I am 38 which to most means I’m a grown up. I have responsibilities and people that I have to make sure I provide for but I’m not a grown up on the inside. I like to play and do super fun things with my kiddos, I like to keep myself young and not take myself to seriously. To my way of thinking the minute you start taking yourself super seriously and start putting yourself before others is the minute you start loosing your youth. I don’t ever want to get to a point where I can’t laugh at myself, stop learning or stop having fun…. In other words I don’t want to be a grown up. Yeah, it’s my label but its not my life. I’m still exploring just who I am and where I fit into this giant puzzle people call life. From what I’ve been told knowing where you fit in and finding your special niche is part of being grown up if that’s really a parameter I’m still just a kid. I’m still in college, still exploring where I wanna go and who I want to be. I want to be a nurse and maybe a hairstylist and maybe a make up artist and maybe a chef or a baker and…..and…….and….there are so many things to do be and explore I don’t want to be tied down to just one. Is that a sign of a grown up? Yeah I didn’t think so.
Maybe all of this is just to say being a grown up is a mental process. It’s what you think you are or believe yourself to be and right now today I declare I’m not a grown up!

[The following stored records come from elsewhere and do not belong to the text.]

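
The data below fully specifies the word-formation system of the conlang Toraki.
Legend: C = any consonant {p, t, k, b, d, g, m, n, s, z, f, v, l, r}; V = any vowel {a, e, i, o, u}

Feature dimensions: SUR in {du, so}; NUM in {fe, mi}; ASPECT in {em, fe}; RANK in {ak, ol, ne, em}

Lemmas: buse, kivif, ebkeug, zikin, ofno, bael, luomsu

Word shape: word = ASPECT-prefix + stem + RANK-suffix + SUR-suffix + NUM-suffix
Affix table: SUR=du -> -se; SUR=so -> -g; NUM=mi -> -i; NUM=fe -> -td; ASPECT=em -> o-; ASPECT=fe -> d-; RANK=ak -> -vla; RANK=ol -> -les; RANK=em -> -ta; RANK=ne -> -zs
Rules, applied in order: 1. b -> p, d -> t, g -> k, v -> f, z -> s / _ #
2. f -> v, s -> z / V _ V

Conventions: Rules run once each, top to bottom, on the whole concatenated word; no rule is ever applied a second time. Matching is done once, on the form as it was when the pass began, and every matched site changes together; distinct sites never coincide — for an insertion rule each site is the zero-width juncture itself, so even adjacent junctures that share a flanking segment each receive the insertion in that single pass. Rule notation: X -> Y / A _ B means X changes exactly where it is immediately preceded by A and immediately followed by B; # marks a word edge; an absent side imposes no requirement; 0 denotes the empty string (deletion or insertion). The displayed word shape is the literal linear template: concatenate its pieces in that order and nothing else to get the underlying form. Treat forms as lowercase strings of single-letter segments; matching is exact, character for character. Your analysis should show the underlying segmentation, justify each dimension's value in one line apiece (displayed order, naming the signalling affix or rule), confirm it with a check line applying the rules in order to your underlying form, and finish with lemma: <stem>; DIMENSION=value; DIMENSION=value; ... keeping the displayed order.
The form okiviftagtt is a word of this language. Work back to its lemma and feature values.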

I’ve spent the last 18 or so years of my life trying to decided what I’m going to be when I grow up. I’ve tried on a few hats found some things I excel at, found even more things I suck at…but I still haven’t found that thing that brings a smile to my face every time I head out the door. I know its out there somewhere because we’ve met before. The only problem is the job that use to make me so happy got rolled into another job, that got rolled into another job and at some point I gave up on trying to keep up.
So here I am again…back at square one but this time I’m being grown up (aka smart) about it. This time I’m going to school to be something that people will need in the days and years to come. I have another degree that I thought was a high demand high need type thing but then found out not so much….so this time I decided to springboard myself. I’m going to school for one thing to get my foot in the door then I’m going back in 2 years to get an advanced degree, which I can build upon from there. Smart huh? Only thing is I’m not sure it will bring me the joy I’m looking for.
With 4 kids I understand the importance of working, without money we have no home, no food, no car, no clothes but at the same time I don’t want to just work. That leads to almost immediate burn out. I want to like what I’m doing and where I’m doing it at. I want to be able to leave each day with a since of satisfaction in myself for a job well done.
Is that asking to much? It’s possible but is that what I’m going to continue to strive for? You betcha! One day I will grow up (maybe) and when I do I will know how to do a whole bunch of things that may or may not come in handy. Hopefully sometime in between here and there I find whatever it is I’m looking for and am able to do it with all the joy and satisfaction my heart possesses.
When I was younger I had a cherished nickname, I loved it and it was so fitting to me and the person I was. I was a happy, bouncy, vivacious young person.
As I git older people started telling me I couldn’t be that way anymore because I was a young lady, I was a woman, I was a mom and that sort of behavior was unacceptable so I stopped being me and started wearing all these other hats…. Soldier, mom, parent, provider, responsible adult, wife. With each hat I drifted further away from me.
Now at 38 I want some if that bouncy, vivaciousness back. I know I still have other hats to wear but one day my kids will be out on their own, living their own lives and I won’t know who I am or where I fit because I surrendered myself to be who everyone else told me I needed to be.
I guess some would call it a midlife crisis I call it an awakening. In Wednesday my oldest child will be 17…just one year shy of leaving the nest. That’s a long time to be cut off from who I really am.
Every once in awhile that playful girl comes out and those who have never met her are taken by surprise at how hyper and fun she is but those who know her best are overjoyed at her return…never as much as I am though.
I love myself enough to know that u need to find me before its to late and I loose myself under the weight of these hats. I need to bounce around and be me before I forget who I am and who I can be. I don’t want to loose my playfulness nor the energy that keeps me young. I want to be brave enough to say I will conform to this point and then you can suck rotten eggs so that’s what I’m going to do. Those things that I’ve denied myself because people say you shouldn’t like that or shouldnt be like that…well guess what I’m gonna start doing them cuz that’s just part of who I am.